Originally published at: https://gamingtrend.com/feature/reviews/a-tangled-web-of-deceit-tangle-tower-review/
Freya Fellow has been murdered. Stabbed once in the chest while painting a portrait of her distant relative, Flora Fellow. The suspects are the nine current residents of Tangle Tower. The murder weapon appears to be a knife found with Freya’s blood on it. The only problem is that knife isn’t real: it’s part of the portrait the victim was painting.
Tangle Tower is a murder mystery adventure game. You investigate by exploring the titular Tangle Tower, speaking to its residents, solving puzzles, and finding clues. As a huge fan of both murder mysteries (see our Jenny LeClue review) and adventure games, Tangle Tower immediately intrigued me. Top that off with a unique, animated art style and full voice acting, and you’ve got a recipe for an excellent video game. I’m happy to report that Tangle Tower absolutely delivers on all its promises.

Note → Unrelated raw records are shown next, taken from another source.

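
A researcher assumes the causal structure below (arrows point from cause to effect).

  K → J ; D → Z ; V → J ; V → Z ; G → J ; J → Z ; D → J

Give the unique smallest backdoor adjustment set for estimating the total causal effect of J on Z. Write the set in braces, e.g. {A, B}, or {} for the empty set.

{D, V}

Variables eligible for adjustment (non-descendants of J, excluding J and Z): {D, G, K, V}.
Backdoor paths from J to Z:
  P1: J <- V -> Z
  P2: J <- D -> Z
The empty set is not sufficient: P1 (J <- V -> Z) has no collider blocking it and no conditioned non-collider, so it is open.
Try {D, V}:
  P1: blocked at fork node V ∈ conditioning set.
  P2: blocked at fork node D ∈ conditioning set.
{D, V} contains no descendant of J and blocks every backdoor path.
Every element of {D, V} is needed (dropping D leaves P2 open; dropping V leaves P1 open), so no proper subset is valid.
Among all size-2 subsets of the eligible variables, only {D, V} blocks every backdoor path, so it is the unique smallest valid adjustment set.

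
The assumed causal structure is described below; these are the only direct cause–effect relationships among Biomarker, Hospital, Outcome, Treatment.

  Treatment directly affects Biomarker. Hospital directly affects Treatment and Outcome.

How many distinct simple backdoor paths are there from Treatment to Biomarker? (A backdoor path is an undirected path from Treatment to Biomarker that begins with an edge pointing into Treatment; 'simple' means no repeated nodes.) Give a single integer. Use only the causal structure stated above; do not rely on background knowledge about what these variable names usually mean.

0

A backdoor path from Treatment to Biomarker is any simple undirected path whose first edge points into Treatment (i.e. leaves Treatment via a parent).
Parents of Treatment: {Hospital}.
No simple path from any parent of Treatment reaches Biomarker without revisiting Treatment, so there are no backdoor paths.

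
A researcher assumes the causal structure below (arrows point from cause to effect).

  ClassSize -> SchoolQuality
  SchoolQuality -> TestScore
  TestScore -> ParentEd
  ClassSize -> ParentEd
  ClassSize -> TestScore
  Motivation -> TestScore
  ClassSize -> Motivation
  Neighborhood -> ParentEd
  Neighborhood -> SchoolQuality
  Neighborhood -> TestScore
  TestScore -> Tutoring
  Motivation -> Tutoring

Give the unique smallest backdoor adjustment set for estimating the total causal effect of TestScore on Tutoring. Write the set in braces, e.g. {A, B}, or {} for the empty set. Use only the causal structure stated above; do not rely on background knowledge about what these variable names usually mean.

Variables eligible for adjustment (non-descendants of TestScore, excluding TestScore and Tutoring): {ClassSize, Motivation, Neighborhood, SchoolQuality}.
Backdoor paths from TestScore to Tutoring:
  P1: TestScore <- ClassSize -> Motivation -> Tutoring
  P2: TestScore <- Neighborhood -> SchoolQuality <- ClassSize -> Motivation -> Tutoring
  P3: TestScore <- Neighborhood -> ParentEd <- ClassSize -> Motivation -> Tutoring
  P4: TestScore <- Motivation -> Tutoring
  P5: TestScore <- SchoolQuality <- ClassSize -> Motivation -> Tutoring
  P6: TestScore <- SchoolQuality <- Neighborhood -> ParentEd <- ClassSize -> Motivation -> Tutoring
The empty set is not sufficient: P1 (TestScore <- ClassSize -> Motivation -> Tutoring) has no collider blocking it and no conditioned non-collider, so it is open.
Try {Motivation}:
  P1: blocked at chain node Motivation ∈ conditioning set.
  P2: blocked at collider SchoolQuality (neither it nor any descendant is in the conditioning set).
  P3: blocked at collider ParentEd (neither it nor any descendant is in the conditioning set).
  P4: blocked at fork node Motivation ∈ conditioning set.
  P5: blocked at chain node Motivation ∈ conditioning set.
  P6: blocked at collider ParentEd (neither it nor any descendant is in the conditioning set).
{Motivation} contains no descendant of TestScore and blocks every backdoor path.
No other singleton works — e.g. {ClassSize} leaves P4 open — so {Motivation} is the unique smallest valid adjustment set.

{Motivation}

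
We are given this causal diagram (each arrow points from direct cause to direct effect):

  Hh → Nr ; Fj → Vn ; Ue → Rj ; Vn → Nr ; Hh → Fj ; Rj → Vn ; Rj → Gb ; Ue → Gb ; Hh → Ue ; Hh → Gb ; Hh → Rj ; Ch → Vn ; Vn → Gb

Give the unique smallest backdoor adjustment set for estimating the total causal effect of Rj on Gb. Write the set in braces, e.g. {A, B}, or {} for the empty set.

{Hh, Ue}

Variables eligible for adjustment (non-descendants of Rj, excluding Rj and Gb): {Ch, Fj, Hh, Ue}.
Backdoor paths from Rj to Gb:
  P1: Rj <- Hh -> Ue -> Gb
  P2: Rj <- Hh -> Fj -> Vn -> Gb
  P3: Rj <- Hh -> Gb
  P4: Rj <- Hh -> Nr <- Vn -> Gb
  P5: Rj <- Ue <- Hh -> Fj -> Vn -> Gb
  P6: Rj <- Ue <- Hh -> Gb
  P7: Rj <- Ue <- Hh -> Nr <- Vn -> Gb
  P8: Rj <- Ue -> Gb
The empty set is not sufficient: P1 (Rj <- Hh -> Ue -> Gb) has no collider blocking it and no conditioned non-collider, so it is open.
Try {Hh, Ue}:
  P1: blocked at fork node Hh ∈ conditioning set.
  P2: blocked at fork node Hh ∈ conditioning set.
  P3: blocked at fork node Hh ∈ conditioning set.
  P4: blocked at fork node Hh ∈ conditioning set.
  P5: blocked at chain node Ue ∈ conditioning set.
  P6: blocked at chain node Ue ∈ conditioning set.
  P7: blocked at chain node Ue ∈ conditioning set.
  P8: blocked at fork node Ue ∈ conditioning set.
{Hh, Ue} contains no descendant of Rj and blocks every backdoor path.
Every element of {Hh, Ue} is needed (dropping Hh leaves P2 open; dropping Ue leaves P8 open), so no proper subset is valid.
Among all size-2 subsets of the eligible variables, only {Hh, Ue} blocks every backdoor path, so it is the unique smallest valid adjustment set.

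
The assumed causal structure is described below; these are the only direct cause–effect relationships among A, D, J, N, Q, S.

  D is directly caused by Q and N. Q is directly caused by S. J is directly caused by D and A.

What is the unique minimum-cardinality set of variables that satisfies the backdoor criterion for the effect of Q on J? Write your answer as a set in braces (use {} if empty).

Variables eligible for adjustment (non-descendants of Q, excluding Q and J): {A, N, S}.
Backdoor paths from Q to J:
  (none)
With no backdoor paths the empty set already satisfies the criterion, and it is trivially minimal.

{}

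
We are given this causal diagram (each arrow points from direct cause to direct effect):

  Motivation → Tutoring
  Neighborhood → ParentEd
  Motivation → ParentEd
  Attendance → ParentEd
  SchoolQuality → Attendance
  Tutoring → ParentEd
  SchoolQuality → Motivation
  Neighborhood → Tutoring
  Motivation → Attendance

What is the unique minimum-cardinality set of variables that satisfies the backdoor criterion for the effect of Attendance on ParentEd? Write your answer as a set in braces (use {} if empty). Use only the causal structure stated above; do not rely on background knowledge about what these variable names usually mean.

Variables eligible for adjustment (non-descendants of Attendance, excluding Attendance and ParentEd): {Motivation, Neighborhood, SchoolQuality, Tutoring}.
Backdoor paths from Attendance to ParentEd:
  P1: Attendance <- SchoolQuality -> Motivation -> Tutoring <- Neighborhood -> ParentEd
  P2: Attendance <- SchoolQuality -> Motivation -> Tutoring -> ParentEd
  P3: Attendance <- SchoolQuality -> Motivation -> ParentEd
  P4: Attendance <- Motivation -> Tutoring <- Neighborhood -> ParentEd
  P5: Attendance <- Motivation -> Tutoring -> ParentEd
  P6: Attendance <- Motivation -> ParentEd
The empty set is not sufficient: P2 (Attendance <- SchoolQuality -> Motivation -> Tutoring -> ParentEd) has no collider blocking it and no conditioned non-collider, so it is open.
Try {Motivation}:
  P1: blocked at chain node Motivation ∈ conditioning set.
  P2: blocked at chain node Motivation ∈ conditioning set.
  P3: blocked at chain node Motivation ∈ conditioning set.
  P4: blocked at fork node Motivation ∈ conditioning set.
  P5: blocked at fork node Motivation ∈ conditioning set.
  P6: blocked at fork node Motivation ∈ conditioning set.
{Motivation} contains no descendant of Attendance and blocks every backdoor path.
No other singleton works — e.g. {SchoolQuality} leaves P5 open — so {Motivation} is the unique smallest valid adjustment set.

{Motivation}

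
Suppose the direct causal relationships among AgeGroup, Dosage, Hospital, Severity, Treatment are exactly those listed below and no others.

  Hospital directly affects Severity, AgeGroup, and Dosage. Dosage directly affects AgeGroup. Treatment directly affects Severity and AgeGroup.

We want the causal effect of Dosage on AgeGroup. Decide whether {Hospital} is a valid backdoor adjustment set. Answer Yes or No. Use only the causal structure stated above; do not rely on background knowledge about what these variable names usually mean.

Yes

Backdoor paths from Dosage to AgeGroup (paths whose first edge points into Dosage):
  P1: Dosage <- Hospital -> Severity <- Treatment -> AgeGroup
  P2: Dosage <- Hospital -> AgeGroup
Condition 1 (no descendant of Dosage in the set): holds — descendants of Dosage are {AgeGroup}; none are in {Hospital}.
Condition 2 (every backdoor path blocked by {Hospital}):
  P1: blocked at fork node Hospital ∈ conditioning set.
  P2: blocked at fork node Hospital ∈ conditioning set.
{Hospital} satisfies the backdoor criterion.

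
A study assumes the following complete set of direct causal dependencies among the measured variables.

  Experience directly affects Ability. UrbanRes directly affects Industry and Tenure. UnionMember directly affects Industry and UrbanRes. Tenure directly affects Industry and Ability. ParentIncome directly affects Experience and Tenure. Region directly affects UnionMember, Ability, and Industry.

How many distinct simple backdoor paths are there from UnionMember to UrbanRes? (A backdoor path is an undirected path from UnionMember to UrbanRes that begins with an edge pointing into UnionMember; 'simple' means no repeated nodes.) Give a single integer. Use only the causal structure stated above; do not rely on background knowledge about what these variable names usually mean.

6

A backdoor path from UnionMember to UrbanRes is any simple undirected path whose first edge points into UnionMember (i.e. leaves UnionMember via a parent).
Parents of UnionMember: {Region}.
Enumerating:
  P1: UnionMember <- Region -> Industry <- UrbanRes
  P2: UnionMember <- Region -> Industry <- Tenure <- UrbanRes
  P3: UnionMember <- Region -> Ability <- Tenure <- UrbanRes
  P4: UnionMember <- Region -> Ability <- Tenure -> Industry <- UrbanRes
  P5: UnionMember <- Region -> Ability <- Experience <- ParentIncome -> Tenure <- UrbanRes
  P6: UnionMember <- Region -> Ability <- Experience <- ParentIncome -> Tenure -> Industry <- UrbanRes
That exhausts the simple backdoor paths. Count: 6.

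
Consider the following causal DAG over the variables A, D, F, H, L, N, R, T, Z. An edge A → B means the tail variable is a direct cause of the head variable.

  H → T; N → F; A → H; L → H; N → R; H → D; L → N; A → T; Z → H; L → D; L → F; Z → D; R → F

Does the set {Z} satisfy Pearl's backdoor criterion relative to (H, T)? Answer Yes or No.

No

Backdoor paths from H to T (paths whose first edge points into H):
  P1: H <- A -> T
Condition 1 (no descendant of H in the set): holds — descendants of H are {D, T}; none are in {Z}.
Condition 2 (every backdoor path blocked by {Z}):
  P1: open — no interior node is in the conditioning set.
{Z} does not satisfy the backdoor criterion.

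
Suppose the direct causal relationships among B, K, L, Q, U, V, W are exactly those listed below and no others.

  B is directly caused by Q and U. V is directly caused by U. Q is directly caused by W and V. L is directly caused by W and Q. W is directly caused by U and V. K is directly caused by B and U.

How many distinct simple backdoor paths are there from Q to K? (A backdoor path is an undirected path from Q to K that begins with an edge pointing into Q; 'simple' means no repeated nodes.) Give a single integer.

8

A backdoor path from Q to K is any simple undirected path whose first edge points into Q (i.e. leaves Q via a parent).
Parents of Q: {V, W}.
Enumerating:
  P1: Q <- V <- U -> B -> K
  P2: Q <- V <- U -> K
  P3: Q <- V -> W <- U -> B -> K
  P4: Q <- V -> W <- U -> K
  P5: Q <- W <- U -> B -> K
  P6: Q <- W <- U -> K
  P7: Q <- W <- V <- U -> B -> K
  P8: Q <- W <- V <- U -> K
That exhausts the simple backdoor paths. Count: 8.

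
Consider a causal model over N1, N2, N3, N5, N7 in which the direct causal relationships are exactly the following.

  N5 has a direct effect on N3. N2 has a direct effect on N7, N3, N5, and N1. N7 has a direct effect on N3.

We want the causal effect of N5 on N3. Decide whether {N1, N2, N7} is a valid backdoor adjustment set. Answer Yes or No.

Yes

Backdoor paths from N5 to N3 (paths whose first edge points into N5):
  P1: N5 <- N2 -> N7 -> N3
  P2: N5 <- N2 -> N3
Condition 1 (no descendant of N5 in the set): holds — descendants of N5 are {N3}; none are in {N1, N2, N7}.
Condition 2 (every backdoor path blocked by {N1, N2, N7}):
  P1: blocked at fork node N2 ∈ conditioning set.
  P2: blocked at fork node N2 ∈ conditioning set.
{N1, N2, N7} satisfies the backdoor criterion.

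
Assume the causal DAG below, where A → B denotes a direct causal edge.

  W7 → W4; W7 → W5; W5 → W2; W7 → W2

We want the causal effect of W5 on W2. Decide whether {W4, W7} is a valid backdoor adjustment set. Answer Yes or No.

Yes

Backdoor paths from W5 to W2 (paths whose first edge points into W5):
  P1: W5 <- W7 -> W2
Condition 1 (no descendant of W5 in the set): holds — descendants of W5 are {W2}; none are in {W4, W7}.
Condition 2 (every backdoor path blocked by {W4, W7}):
  P1: blocked at fork node W7 ∈ conditioning set.
{W4, W7} satisfies the backdoor criterion.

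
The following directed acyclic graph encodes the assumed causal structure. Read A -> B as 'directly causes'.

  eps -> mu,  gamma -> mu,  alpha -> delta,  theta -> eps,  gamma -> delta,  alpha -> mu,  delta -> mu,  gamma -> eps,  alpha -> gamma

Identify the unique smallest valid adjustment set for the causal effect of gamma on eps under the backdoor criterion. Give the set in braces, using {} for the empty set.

Variables eligible for adjustment (non-descendants of gamma, excluding gamma and eps): {alpha, theta}.
Backdoor paths from gamma to eps:
  P1: gamma <- alpha -> delta -> mu <- eps
  P2: gamma <- alpha -> mu <- eps
Each backdoor path contains an unconditioned collider, so every path is already blocked with the empty conditioning set:
  P1: blocked at collider mu (neither it nor any descendant is in the conditioning set).
  P2: blocked at collider mu (neither it nor any descendant is in the conditioning set).
The empty set is therefore the unique smallest valid set.

{}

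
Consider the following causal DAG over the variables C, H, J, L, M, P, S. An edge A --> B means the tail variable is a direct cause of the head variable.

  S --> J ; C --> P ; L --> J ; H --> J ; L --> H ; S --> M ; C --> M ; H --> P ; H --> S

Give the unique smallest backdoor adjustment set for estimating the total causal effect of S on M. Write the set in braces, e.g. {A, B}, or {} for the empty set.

{}

Variables eligible for adjustment (non-descendants of S, excluding S and M): {C, H, L, P}.
Backdoor paths from S to M:
  P1: S <- H -> P <- C -> M
Each backdoor path contains an unconditioned collider, so every path is already blocked with the empty conditioning set:
  P1: blocked at collider P (neither it nor any descendant is in the conditioning set).
The empty set is therefore the unique smallest valid set.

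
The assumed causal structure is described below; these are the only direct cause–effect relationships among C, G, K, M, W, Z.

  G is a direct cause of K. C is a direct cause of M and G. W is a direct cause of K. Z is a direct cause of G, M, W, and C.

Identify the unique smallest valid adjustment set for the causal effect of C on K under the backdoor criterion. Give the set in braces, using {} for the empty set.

Variables eligible for adjustment (non-descendants of C, excluding C and K): {W, Z}.
Backdoor paths from C to K:
  P1: C <- Z -> W -> K
  P2: C <- Z -> G -> K
The empty set is not sufficient: P1 (C <- Z -> W -> K) has no collider blocking it and no conditioned non-collider, so it is open.
Try {Z}:
  P1: blocked at fork node Z ∈ conditioning set.
  P2: blocked at fork node Z ∈ conditioning set.
{Z} contains no descendant of C and blocks every backdoor path.
No other singleton works — e.g. {W} leaves P2 open — so {Z} is the unique smallest valid adjustment set.

{Z}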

The first thing you’ll notice when booting up the game is the art style. Each background is gorgeously detailed, with some nice lighting and fog/dust effects to create that mysterious island mansion vibe. They’re thankfully not too cluttered, don’t make you pixel hunt for clues, and most interactables stand out in some way. Each area of Tangle Tower feels distinct and memorable, while also giving you some insight into its inhabitants. For example, the amateur biologist Fifi Fellow has set up shop in the mansion’s library. It appears to be very disorganized, with papers strewn about the room, but in such a way that you can tell she knows exactly where everything is. Or the aspiring pianist Poppy Pointer, her gothic aesthetic is perfectly reflected in the music room, with a scant few candles to illuminate her dusty dwelling, which, as protagonists Detective Grimoire and his partner Sally point out, are really a fire hazard.
In addition to its quirky cast of characters, Tangle Tower possesses some quick witted quips. Both Detective Grimoire and Sally have something funny to say about almost anything and anyone they encounter, it makes them immediately likeable even if you don’t get to know too much about them. It’s like watching an episode in a long-running, episodic series, except with more pointing and clicking. Speaking of pointing and clicking, on Switch Tangle Tower provides three methods to get your fill of pointing and clicking. In docked mode, you have the standard moving a cursor around with the analog stick, or you can use motion controls to do the same thing. I didn’t use the motion controls much, as that method of control doesn’t particularly appeal to me, but from what I did try they seem to work well enough. The same goes for the stick and button controls, they work well enough, not exactly remarkable but not bad either, although a lack of button shortcuts for exiting menus or opening the map can be annoying. The best way, in my opinion, to play Tangle Tower is using touch controls in portable mode. The game is also available on iOS via Apple Arcade, and it feels like it was designed for a touch screen or mouse and keyboard. However, I found the smaller size of my phone’s screen didn’t do the art enough justice. It’s still gorgeous regardless but seeing the game on a big TV screen is a delight.
If you don’t like listening to characters talk, Tangle Tower may not be for you. There is a LOT of dialogue here, each character has a response to every object and person you can ask them about. And you’ll often need to ask everyone about everything to continue your investigation. Thankfully, if you get stuck there’s a hint button on the map screen which provides vague enough hits to let you figure out what to do on your own while pointing you in the right direction. It’ll tell you to “speak to Penny” or “investigate Freya’s room.” It strikes that balance of giving you some direction to avoid having to run around the mansion searching for something you missed, but still letting you play the game and investigate.
Unfortunately, no game is perfect and I do have a few gripes with Tangle Tower. I’ve already mentioned the lack of button shortcuts, which while minor is still annoying at times. Nearing the game’s final act, the pace picks up a bit too much for my liking, you encounter a lot of new clues very quickly and I would have preferred more time to suss out who the culprit was before the game proceeded to its semi-cliffhanger. By the end, I had solved the mystery, but there were still a few questions left unanswered. Depending on your perspective, however, you may see this as a positive because it could mean the continuation of Sally and Grimoire’s adventures.